Als dieser letzte Plan angenommen wurde, waren die Verhältnisse aller Parteien, was ihre gegenseitigen Stellungen betrifft, wesentlich verändert. Die Arche war voll eine halbe Meile weit gesegelt und geschwommen, und war ziemlich eben so weit genau nördlich vom Castell entfernt. Sobald der Delaware merkte, dass die Mädchen ihm auswichen, hatte er, außer Stand sein ungefüges Fahrzeug zu bewältigen, und wohl wissend, dass der Versuch, einem Rinden-Canoe durch die Flucht entgehen zu wollen, falls dies wirklich auf’s Verfolgen sich legte, ein nutzloses Unternehmen wäre, sein Segel eingezogen, in der Hoffnung, dies könnte die Schwestern veranlassen, ihren Plan zu ändern, und in der Arche eine Zuflucht zu suchen. diese Demonstration hatte keine andre Wirkung, als dass die Arche der Scene der Handlung näher blieb, und ihre Inhaber Zeugen der Jagd zu sein in Stand gesetzt wurden. Das Canoe Judiths war etwa eine Viertelmeile südlich von dem der Huronen entfernt, etwas näher der östlichen Küste, und ungefähr eben so weit von dem Castell südlich entfernt, als von dem feindlichen Canoe, ein Umstand, der letzteres so ziemlich gegenüber von Hutter’s kleiner Feste brachte. So war die Lage und Stellung der Parteien, als die Jagd begann.

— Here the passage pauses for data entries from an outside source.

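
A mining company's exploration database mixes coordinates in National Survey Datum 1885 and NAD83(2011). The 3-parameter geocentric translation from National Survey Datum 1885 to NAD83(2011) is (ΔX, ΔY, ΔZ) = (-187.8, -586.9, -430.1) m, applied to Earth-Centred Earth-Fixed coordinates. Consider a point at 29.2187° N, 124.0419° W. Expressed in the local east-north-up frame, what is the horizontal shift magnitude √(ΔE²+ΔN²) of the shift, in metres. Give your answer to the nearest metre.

686 m

The local east axis at (φ, λ) is (−sin λ, cos λ, 0), so ΔE = −sin(-124.0419°)·(-187.8) + cos(-124.0419°)·(-586.9) = 172.93 m.
The local north axis is (−sin φ cos λ, −sin φ sin λ, cos φ), giving ΔN = -51.319 − 237.395 − 375.375 = -664.09 m.
Horizontal magnitude = √(ΔE² + ΔN²) = √(172.93² + (-664.09)²) = 686.24 m.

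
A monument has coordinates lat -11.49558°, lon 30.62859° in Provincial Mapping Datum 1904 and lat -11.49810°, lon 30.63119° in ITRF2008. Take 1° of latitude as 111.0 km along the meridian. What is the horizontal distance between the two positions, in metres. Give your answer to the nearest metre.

Δφ = -11.49810° − -11.49558° = -0.00252°; Δλ = 30.63119° − 30.62859° = +0.00260°.
ΔN = Δφ × 111000 = -279.7 m; ΔE = Δλ × 111000 × cos(-11.49558°) = +0.00260 × 111000 × 0.979940 = 282.8 m.
Distance = √(ΔE² + ΔN²) = √(282.8² + (-279.7)²) = 397.8 m.

398 m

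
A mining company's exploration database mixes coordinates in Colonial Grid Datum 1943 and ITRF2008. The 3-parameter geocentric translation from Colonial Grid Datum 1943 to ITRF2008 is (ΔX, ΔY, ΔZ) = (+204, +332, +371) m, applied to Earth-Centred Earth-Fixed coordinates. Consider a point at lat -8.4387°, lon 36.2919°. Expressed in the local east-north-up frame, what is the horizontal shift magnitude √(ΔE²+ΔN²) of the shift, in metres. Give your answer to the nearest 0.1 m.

444.9 m

At φ = -8.4387°, λ = 36.2919°: sin φ = -0.146751, cos φ = 0.989173, sin λ = 0.591899, cos λ = 0.806012.
ΔE = −sin λ·ΔX + cos λ·ΔY = −(0.591899)·(204) + (0.806012)·(332) = 146.85 m.
ΔN = −sin φ cos λ·ΔX − sin φ sin λ·ΔY + cos φ·ΔZ = −(-0.146751)(0.806012)(204) − (-0.146751)(0.591899)(332) + (0.989173)(371) = 419.95 m.
Horizontal magnitude = √(ΔE² + ΔN²) = √(146.85² + 419.95²) = 444.89 m.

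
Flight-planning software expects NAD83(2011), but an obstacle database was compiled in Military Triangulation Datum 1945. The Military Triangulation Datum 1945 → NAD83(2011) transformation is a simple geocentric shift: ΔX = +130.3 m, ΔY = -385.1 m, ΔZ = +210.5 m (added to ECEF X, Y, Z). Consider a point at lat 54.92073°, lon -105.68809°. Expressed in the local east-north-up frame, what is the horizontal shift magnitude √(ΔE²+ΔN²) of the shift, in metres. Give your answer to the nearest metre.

At φ = 54.92073°, λ = -105.68809°: sin φ = 0.818358, cos φ = 0.574709, sin λ = -0.962748, cos λ = -0.270400.
ΔE = −sin λ·ΔX + cos λ·ΔY = −(-0.962748)·(130.3) + (-0.270400)·(-385.1) = 229.58 m.
ΔN = −sin φ cos λ·ΔX − sin φ sin λ·ΔY + cos φ·ΔZ = −(0.818358)(-0.270400)(130.3) − (0.818358)(-0.962748)(-385.1) + (0.574709)(210.5) = -153.60 m.
Horizontal magnitude = √(ΔE² + ΔN²) = √(229.58² + (-153.60)²) = 276.22 m.

276 m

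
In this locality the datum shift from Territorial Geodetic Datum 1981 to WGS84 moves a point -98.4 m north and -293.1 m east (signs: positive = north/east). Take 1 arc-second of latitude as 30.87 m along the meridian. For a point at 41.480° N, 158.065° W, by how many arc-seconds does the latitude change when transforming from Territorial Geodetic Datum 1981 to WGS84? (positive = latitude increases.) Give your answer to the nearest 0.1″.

Δφ = -3.2″

1″ of latitude = 30.87 m, so Δφ = -98.4 / 30.87 = -3.188″.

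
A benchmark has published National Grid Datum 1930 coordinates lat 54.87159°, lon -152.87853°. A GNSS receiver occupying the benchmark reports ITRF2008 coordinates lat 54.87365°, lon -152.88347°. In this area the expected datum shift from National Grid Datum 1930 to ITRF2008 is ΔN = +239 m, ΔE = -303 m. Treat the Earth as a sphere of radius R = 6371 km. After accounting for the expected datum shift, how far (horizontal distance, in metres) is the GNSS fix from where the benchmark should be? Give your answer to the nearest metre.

16 m

Observed coordinate differences: Δφ = +0.00206°, Δλ = -0.00494°.
Converting to metres (1° lat = 111195 m, cos φ = 0.575411): observed ΔN = 229.1 m, observed ΔE = -316.1 m.
Subtracting the expected shift leaves a residual of 229.1 − (239) = -9.9 m north and -316.1 − (-303) = -13.1 m east.
Residual distance = √((-9.9)² + (-13.1)²) = 16.4 m.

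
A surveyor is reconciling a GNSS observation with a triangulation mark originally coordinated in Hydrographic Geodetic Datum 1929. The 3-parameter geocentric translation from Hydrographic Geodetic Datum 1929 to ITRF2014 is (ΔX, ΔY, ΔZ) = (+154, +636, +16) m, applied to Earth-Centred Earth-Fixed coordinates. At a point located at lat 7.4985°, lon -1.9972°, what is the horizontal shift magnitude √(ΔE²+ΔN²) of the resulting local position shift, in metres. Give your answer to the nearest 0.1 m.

641.0 m

The local east axis at (φ, λ) is (−sin λ, cos λ, 0), so ΔE = −sin(-1.9972°)·154 + cos(-1.9972°)·636 = 640.98 m.
The local north axis is (−sin φ cos λ, −sin φ sin λ, cos φ), giving ΔN = -20.085 + 2.893 + 15.863 = -1.33 m.
Horizontal magnitude = √(ΔE² + ΔN²) = √(640.98² + (-1.33)²) = 640.98 m.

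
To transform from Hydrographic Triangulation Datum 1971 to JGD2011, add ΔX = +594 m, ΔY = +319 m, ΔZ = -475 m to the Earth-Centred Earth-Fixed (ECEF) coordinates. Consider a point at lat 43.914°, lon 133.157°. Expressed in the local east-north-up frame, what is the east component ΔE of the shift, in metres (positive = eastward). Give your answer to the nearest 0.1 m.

ΔE = -651.5 m

The local east axis at (φ, λ) is (−sin λ, cos λ, 0), so ΔE = −sin(133.157°)·594 + cos(133.157°)·319 = -651.51 m.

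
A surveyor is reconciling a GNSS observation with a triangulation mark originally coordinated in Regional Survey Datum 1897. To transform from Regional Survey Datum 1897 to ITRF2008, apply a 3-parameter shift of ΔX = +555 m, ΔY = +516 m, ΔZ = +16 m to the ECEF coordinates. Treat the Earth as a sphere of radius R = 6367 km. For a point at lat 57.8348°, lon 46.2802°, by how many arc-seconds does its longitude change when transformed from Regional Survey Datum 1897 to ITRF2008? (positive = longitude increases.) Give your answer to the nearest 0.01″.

Δλ = -2.71″

sin φ = 0.846517, cos φ = 0.532362, sin λ = 0.722728, cos λ = 0.691132.
East component: ΔE = −sin λ·ΔX + cos λ·ΔY = −(0.722728)(555) + (0.691132)(516) = -44.49 m.
1° of latitude spans πR/180 = 111125 m; at latitude φ, 1° of longitude spans that × cos φ = 59158.8 m, so Δλ = -44.49 / 59158.8 × 3600 = -2.707″.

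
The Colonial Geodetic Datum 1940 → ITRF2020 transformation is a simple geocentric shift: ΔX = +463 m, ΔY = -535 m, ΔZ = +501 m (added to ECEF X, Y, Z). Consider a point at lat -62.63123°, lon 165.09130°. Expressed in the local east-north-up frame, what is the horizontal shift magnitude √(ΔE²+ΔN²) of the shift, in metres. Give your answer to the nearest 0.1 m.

491.9 m

The local east axis at (φ, λ) is (−sin λ, cos λ, 0), so ΔE = −sin(165.09130°)·463 + cos(165.09130°)·(-535) = 397.87 m.
The local north axis is (−sin φ cos λ, −sin φ sin λ, cos φ), giving ΔN = -397.333 − 122.237 + 230.318 = -289.25 m.
Horizontal magnitude = √(ΔE² + ΔN²) = √(397.87² + (-289.25)²) = 491.90 m.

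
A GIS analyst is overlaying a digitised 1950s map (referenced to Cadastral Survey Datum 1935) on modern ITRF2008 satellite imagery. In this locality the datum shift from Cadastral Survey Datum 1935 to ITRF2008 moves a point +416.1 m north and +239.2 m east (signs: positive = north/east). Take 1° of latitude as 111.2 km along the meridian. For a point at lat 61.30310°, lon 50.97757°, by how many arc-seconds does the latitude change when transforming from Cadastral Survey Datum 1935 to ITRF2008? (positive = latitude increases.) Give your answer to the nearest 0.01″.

1° of latitude = 111.2 km, so Δφ = 416.1 / 111200 = 0.0037419° = 13.471″.

Δφ = 13.47″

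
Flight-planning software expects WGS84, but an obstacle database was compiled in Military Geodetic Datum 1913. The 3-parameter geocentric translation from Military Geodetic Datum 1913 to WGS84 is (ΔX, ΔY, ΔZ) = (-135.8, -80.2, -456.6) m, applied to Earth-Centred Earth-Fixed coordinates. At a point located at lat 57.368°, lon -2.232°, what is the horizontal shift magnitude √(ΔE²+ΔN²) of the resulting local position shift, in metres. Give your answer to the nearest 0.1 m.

The local east axis at (φ, λ) is (−sin λ, cos λ, 0), so ΔE = −sin(-2.232°)·(-135.8) + cos(-2.232°)·(-80.2) = -85.43 m.
The local north axis is (−sin φ cos λ, −sin φ sin λ, cos φ), giving ΔN = 114.277 − 2.630 − 246.218 = -134.57 m.
Horizontal magnitude = √(ΔE² + ΔN²) = √((-85.43)² + (-134.57)²) = 159.40 m.

159.4 m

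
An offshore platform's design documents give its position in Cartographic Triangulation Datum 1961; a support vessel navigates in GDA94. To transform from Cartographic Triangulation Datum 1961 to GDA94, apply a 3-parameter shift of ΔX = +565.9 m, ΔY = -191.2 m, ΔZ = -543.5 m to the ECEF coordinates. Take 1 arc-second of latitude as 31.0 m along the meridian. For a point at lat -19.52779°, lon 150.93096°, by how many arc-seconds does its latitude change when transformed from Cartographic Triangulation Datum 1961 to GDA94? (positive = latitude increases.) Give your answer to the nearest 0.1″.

sin φ = -0.334264, cos φ = 0.942479, sin λ = 0.485863, cos λ = -0.874035.
North component: ΔN = −sin φ cos λ·ΔX − sin φ sin λ·ΔY + cos φ·ΔZ = −(-0.334264)(-0.874035)(565.9) − (-0.334264)(0.485863)(-191.2) + (0.942479)(-543.5) = -708.62 m.
1° of latitude spans 3600 × 31.00 = 111600 m, so Δφ = -708.62 / 111600 × 3600 = -22.859″.

Δφ = -22.9″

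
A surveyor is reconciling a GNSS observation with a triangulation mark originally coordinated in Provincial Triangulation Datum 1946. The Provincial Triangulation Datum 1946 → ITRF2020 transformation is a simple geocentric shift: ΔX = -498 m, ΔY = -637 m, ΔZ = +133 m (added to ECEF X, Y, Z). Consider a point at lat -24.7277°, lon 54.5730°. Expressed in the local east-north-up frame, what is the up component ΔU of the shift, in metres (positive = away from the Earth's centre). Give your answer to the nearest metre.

ΔU = -789 m

The local up (radial) axis is (cos φ cos λ, cos φ sin λ, sin φ), giving ΔU = -262.204 − 471.468 − 55.635 = -789.31 m.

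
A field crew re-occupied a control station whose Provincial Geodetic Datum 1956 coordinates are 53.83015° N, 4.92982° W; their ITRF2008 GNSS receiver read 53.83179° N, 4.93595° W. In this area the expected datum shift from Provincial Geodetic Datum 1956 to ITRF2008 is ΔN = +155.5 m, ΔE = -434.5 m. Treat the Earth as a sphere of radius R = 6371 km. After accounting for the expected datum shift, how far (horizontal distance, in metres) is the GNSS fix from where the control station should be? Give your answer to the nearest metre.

Observed coordinate differences: Δφ = +0.00164°, Δλ = -0.00613°.
Converting to metres (1° lat = 111195 m, cos φ = 0.590181): observed ΔN = 182.4 m, observed ΔE = -402.3 m.
Subtracting the expected shift leaves a residual of 182.4 − (155.5) = 26.9 m north and -402.3 − (-434.5) = 32.2 m east.
Residual distance = √(26.9² + 32.2²) = 41.9 m.

42 m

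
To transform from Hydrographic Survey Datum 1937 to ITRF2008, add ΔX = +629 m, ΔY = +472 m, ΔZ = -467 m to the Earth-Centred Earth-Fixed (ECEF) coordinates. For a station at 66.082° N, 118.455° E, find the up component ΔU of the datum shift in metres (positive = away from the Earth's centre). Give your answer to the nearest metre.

The local up (radial) axis is (cos φ cos λ, cos φ sin λ, sin φ), giving ΔU = -121.506 + 168.244 − 426.897 = -380.16 m.

ΔU = -380 m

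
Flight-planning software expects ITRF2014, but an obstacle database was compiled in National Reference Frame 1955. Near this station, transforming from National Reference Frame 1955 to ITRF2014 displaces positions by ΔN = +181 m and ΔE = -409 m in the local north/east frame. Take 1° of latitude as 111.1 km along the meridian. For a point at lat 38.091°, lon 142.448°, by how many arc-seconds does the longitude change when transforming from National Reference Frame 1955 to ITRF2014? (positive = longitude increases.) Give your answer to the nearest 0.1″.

Δλ = -16.8″

At latitude 38.091°, cos φ = 0.787032.
1° of longitude at this latitude = 111.1 × cos φ = 87.44 km, so Δλ = -409.0 / 87439.2 = -0.0046775° = -16.839″.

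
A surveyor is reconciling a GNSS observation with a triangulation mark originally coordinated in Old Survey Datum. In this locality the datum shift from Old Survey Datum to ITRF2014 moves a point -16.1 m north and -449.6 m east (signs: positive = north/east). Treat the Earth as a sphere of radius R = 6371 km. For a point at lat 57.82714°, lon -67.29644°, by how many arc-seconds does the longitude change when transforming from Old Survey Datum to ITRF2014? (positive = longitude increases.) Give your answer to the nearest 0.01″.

Δλ = -27.34″

At latitude 57.82714°, cos φ = 0.532475.
One radian of longitude at latitude φ spans R cos φ, so Δλ = ΔE / (R cos φ) = -449.6 / (6371000 × 0.532475) = -1.3253e-04 rad = -27.337″.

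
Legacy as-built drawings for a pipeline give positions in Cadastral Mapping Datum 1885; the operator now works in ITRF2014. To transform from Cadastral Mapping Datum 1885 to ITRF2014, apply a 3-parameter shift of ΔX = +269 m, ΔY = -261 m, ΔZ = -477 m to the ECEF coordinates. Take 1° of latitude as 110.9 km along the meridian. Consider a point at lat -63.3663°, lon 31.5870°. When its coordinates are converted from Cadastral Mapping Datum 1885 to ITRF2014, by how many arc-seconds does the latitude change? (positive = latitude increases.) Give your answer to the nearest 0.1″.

sin φ = -0.893891, cos φ = 0.448285, sin λ = 0.523793, cos λ = 0.851846.
North component: ΔN = −sin φ cos λ·ΔX − sin φ sin λ·ΔY + cos φ·ΔZ = −(-0.893891)(0.851846)(269) − (-0.893891)(0.523793)(-261) + (0.448285)(-477) = -131.20 m.
1° of latitude spans 110900 m, so Δφ = -131.20 / 110900 × 3600 = -4.259″.

Δφ = -4.3″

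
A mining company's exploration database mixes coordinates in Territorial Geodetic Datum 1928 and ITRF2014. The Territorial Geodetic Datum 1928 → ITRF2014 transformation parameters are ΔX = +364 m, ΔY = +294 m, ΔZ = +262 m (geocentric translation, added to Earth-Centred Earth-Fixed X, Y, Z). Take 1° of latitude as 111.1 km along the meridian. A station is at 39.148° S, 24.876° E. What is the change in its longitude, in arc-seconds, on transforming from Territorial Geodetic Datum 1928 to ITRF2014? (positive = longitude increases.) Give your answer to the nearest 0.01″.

Δλ = 4.75″

sin φ = -0.631326, cos φ = 0.775518, sin λ = 0.420656, cos λ = 0.907220.
East component: ΔE = −sin λ·ΔX + cos λ·ΔY = −(0.420656)(364) + (0.907220)(294) = 113.60 m.
1° of latitude spans 111100 m; at latitude φ, 1° of longitude spans that × cos φ = 86160.0 m, so Δλ = 113.60 / 86160.0 × 3600 = 4.747″.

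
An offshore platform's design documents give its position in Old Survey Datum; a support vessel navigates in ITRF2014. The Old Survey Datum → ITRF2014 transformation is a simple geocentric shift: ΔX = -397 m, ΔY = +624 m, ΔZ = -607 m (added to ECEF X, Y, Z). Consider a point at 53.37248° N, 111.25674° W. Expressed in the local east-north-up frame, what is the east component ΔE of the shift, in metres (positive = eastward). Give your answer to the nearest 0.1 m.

ΔE = -596.2 m

At φ = 53.37248°, λ = -111.25674°: sin φ = 0.802531, cos φ = 0.596610, sin λ = -0.931965, cos λ = -0.362548.
ΔE = −sin λ·ΔX + cos λ·ΔY = −(-0.931965)·(-397) + (-0.362548)·(624) = -596.22 m.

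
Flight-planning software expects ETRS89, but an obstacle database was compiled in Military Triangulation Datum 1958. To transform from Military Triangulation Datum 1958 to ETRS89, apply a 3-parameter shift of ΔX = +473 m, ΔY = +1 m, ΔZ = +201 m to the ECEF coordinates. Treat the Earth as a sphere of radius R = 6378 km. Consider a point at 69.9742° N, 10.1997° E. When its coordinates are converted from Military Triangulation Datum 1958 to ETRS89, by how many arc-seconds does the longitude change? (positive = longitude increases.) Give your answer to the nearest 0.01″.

Δλ = -7.82″

sin φ = 0.939539, cos φ = 0.342443, sin λ = 0.177080, cos λ = 0.984197.
East component: ΔE = −sin λ·ΔX + cos λ·ΔY = −(0.177080)(473) + (0.984197)(1) = -82.77 m.
1° of latitude spans πR/180 = 111317 m; at latitude φ, 1° of longitude spans that × cos φ = 38119.8 m, so Δλ = -82.77 / 38119.8 × 3600 = -7.817″.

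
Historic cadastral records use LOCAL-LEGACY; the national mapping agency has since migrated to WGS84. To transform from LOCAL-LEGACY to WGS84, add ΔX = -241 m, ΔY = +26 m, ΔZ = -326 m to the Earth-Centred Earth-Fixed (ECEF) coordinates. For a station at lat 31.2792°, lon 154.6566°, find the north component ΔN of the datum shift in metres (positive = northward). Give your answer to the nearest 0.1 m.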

In dem Augenblick, wo die Huronen so plötzlich ihren Angriffsplan änderten, befand sich ihr Canoe eben nicht im glänzendsten Zustand zu einer Schnell-und Wettfahrt. Es waren nur zwei Ruderschaufeln da, und der dritte Mann war somit unnütze Ueberfracht. Sodann glich der Unterschied im Gewicht zwischen den Schwestern und den zwei andern Männern, zumal bei so äußerst leichten Fahrzeugen, beinahe ganz den Unterschied aus, der sich aus der größern Stärke der Huronen ergeben mochte, und machte den wetteifernden Versuch in der Schnelligkeit weit weniger ungleich, als er etwa scheinen mochte. Judith strengte ihre Kräfte nicht eher an, als bis die größere Annäherung des andern Canoes über die Absicht seiner Bewegungen nicht mehr zweifeln ließ, und dann ermunterte sie Hetty, ihr mit aller ihrer Kraft und Geschicklichkeit beizustehen,
»Warum sollen wir fliehen, Judith?« fragte das schwachsinnige Mädchen; »die Huronen haben mir nie ein Leib getan, und werden es, denke ich, auch nie tun.«
»Das mag so sein in Beziehung auf dich, Hetty, aber es wird ein ganz andrer Fall sein mit mir. Kniee nieder und sprich deine Gebete, und dann stehe auf und thue dein Aeußerstes, um unsre Flucht zu fördern. Gedenke auch meiner, gutes Mädchen, wenn du betest.«
Judith sprach dies in Kraft sehr gemischter Gefühle, erstlich weil sie wusste, dass ihre Schwester immer in Nöthen die Hülfe ihres großen Bundesgenossen suchte; und dann weil in diesem Augenblick der anscheinenden Verlassenheit und Prüfung ein Gefühl der Schwäche und Abhängigkeit plötzlich über ihren eignen stolzen Geist kam. Das Gebet ward indessen rasch gesprochen und das Canoe war bald in schneller Bewegung, doch boten beide Teile nicht gleich bei dem Beginn alle ihre Kräfte auf, da beide gleich gut wußten, dass die Jagd wohl heiß werden und lange dauern dürfte. Wie zwei Kriegsschiffe, die sich zu einem Treffen rüsten, schienen sie verlangend, zuerst das Verhältniß der beiderseitigen Schnelligkeit auszumitteln, um zu wissen, wie sie ihre Kraftentwicklung vor der Hauptanstrengung abzustufen hätten. Wenige Minuten schon zeigten den Huronen, dass es den Mädchen nicht an Erfahrung fehle, und dass sie all ihre Geschicklichkeit und Kraft brauchen würden, um sie einzuholen.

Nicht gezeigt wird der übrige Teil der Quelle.